For a while now, i’ve been looking for a nice and feature filled personal finance application for Mac OS X. The only promising one i found was GNUCash, although it required X to run which resulted in it being very clunky to use. It was also a nightmare to install, with it typically pulling in lots of dependancies in MacPorts which in turn took up lots of disk space - not exactly a plentiful commodity on my Macbook.
Just as i thought all was lost, i found this rather interesting page on the GNUCash wiki, which describes how to compile GNUCash along with the native gtk port, which is great as in theory i would get a nice native version of GNUCash which would be a bit less clunky than the X version - great!

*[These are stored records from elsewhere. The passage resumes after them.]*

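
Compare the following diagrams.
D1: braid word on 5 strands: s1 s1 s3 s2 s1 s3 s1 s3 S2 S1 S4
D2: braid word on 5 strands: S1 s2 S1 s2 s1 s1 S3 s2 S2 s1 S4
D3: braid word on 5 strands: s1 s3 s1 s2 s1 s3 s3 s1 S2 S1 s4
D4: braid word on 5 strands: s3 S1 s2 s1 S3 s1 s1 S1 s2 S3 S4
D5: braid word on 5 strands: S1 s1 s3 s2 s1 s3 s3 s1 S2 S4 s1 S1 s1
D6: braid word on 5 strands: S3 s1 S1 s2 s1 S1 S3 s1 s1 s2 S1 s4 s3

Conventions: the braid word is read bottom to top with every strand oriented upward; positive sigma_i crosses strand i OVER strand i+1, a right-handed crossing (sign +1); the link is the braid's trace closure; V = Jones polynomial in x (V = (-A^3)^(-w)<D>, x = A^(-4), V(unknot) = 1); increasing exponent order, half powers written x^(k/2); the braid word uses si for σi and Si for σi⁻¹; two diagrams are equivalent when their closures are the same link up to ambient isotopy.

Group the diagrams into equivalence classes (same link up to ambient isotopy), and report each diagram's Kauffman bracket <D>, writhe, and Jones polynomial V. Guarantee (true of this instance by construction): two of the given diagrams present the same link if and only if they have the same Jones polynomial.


equivalence classes: {D1, D3, D5} | {D2, D4, D6}
D1 (bracket A^-15 - 2A^-11 + 2A^-7 - 2A^-3 + 3A - A^5 + A^9; 11 crossings at w = +5): V = -x^(3/2) + x^(5/2) - 3x^(7/2) + 2x^(9/2) - 2x^(11/2) + 2x^(13/2) - x^(15/2)
V(D2) = -x^(1/2) + x^(3/2) - x^(5/2) - x^(9/2)  [11 crossings, <D> = A^-15 + A^-7 - A^-3 + A, w = +1]
D3 (bracket A^-9 - 2A^-5 + 2A^-1 - 2A^3 + 3A^7 - A^11 + A^15; 11 crossings at w = +7): V = -x^(3/2) + x^(5/2) - 3x^(7/2) + 2x^(9/2) - 2x^(11/2) + 2x^(13/2) - x^(15/2)
V(D4) = -x^(1/2) + x^(3/2) - x^(5/2) - x^(9/2)  (w +1, c 11, <D> = A^-15 + A^-7 - A^-3 + A)
V(D5) = -x^(3/2) + x^(5/2) - 3x^(7/2) + 2x^(9/2) - 2x^(11/2) + 2x^(13/2) - x^(15/2)  [13 crossings, <D> = A^-15 - 2A^-11 + 2A^-7 - 2A^-3 + 3A - A^5 + A^9, w = +5]
D6 (bracket A^-9 + A^-1 - A^3 + A^7; 13 crossings at w = +3): V = -x^(1/2) + x^(3/2) - x^(5/2) - x^(9/2)
key observation: V(x) takes 2 values over 6 diagrams, fixing the grouping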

After a few minutes of trying to follow the instructions on the GNUCash wiki, i thought “surely this could be simpler?”. So i decided to check out my old friend MacPorts, which just happened to include support for the native gtk port. All you need to do is… well, run this from the terminal:
$ sudo port install gnucash +quartz
Sadly though, it wasn’t that easy. Soon after i kept bumping into compile issue on compile issue. I even modified the Portfile’s to apply patches to the associated library’s. I almost managed to get it working… i even got the loading screen trying to pop up… until i finally bumped into this:
dyld: lazy symbol binding failed: Symbol not found: _cairo_quartz_surface_create_for_cg_context Referenced from: /opt/local/lib/libgdk-quartz-2.0.0.dylib Expected in: flat namespace dyld: Symbol not found: _cairo_quartz_surface_create_for_cg_context Referenced from: /opt/local/lib/libgdk-quartz-2.0.0.dylib Expected in: flat namespace
Which safe to say, put the final nail in the coffin. Rather than spending even longer to try and fix this rather annoying linker issue, i gave up. After all, it was infinitely easier just to type this into my copy of Ubuntu Linux running in Parallels Desktop:
sudo apt-get install gnucash
… which left my with a hassle-free installation of GNUCash which actually worked properly. Although then again it was running in a vm window, but i guess that’s the price one has to pay for sanity.
Consequently i now know that no, it can’t be any simpler to install GNUCash with the native GTK backend in MacPorts. In addition i think i’ll wait till someone else iron’s out all the problems and makes a nice native GNUCash package for Mac OS X.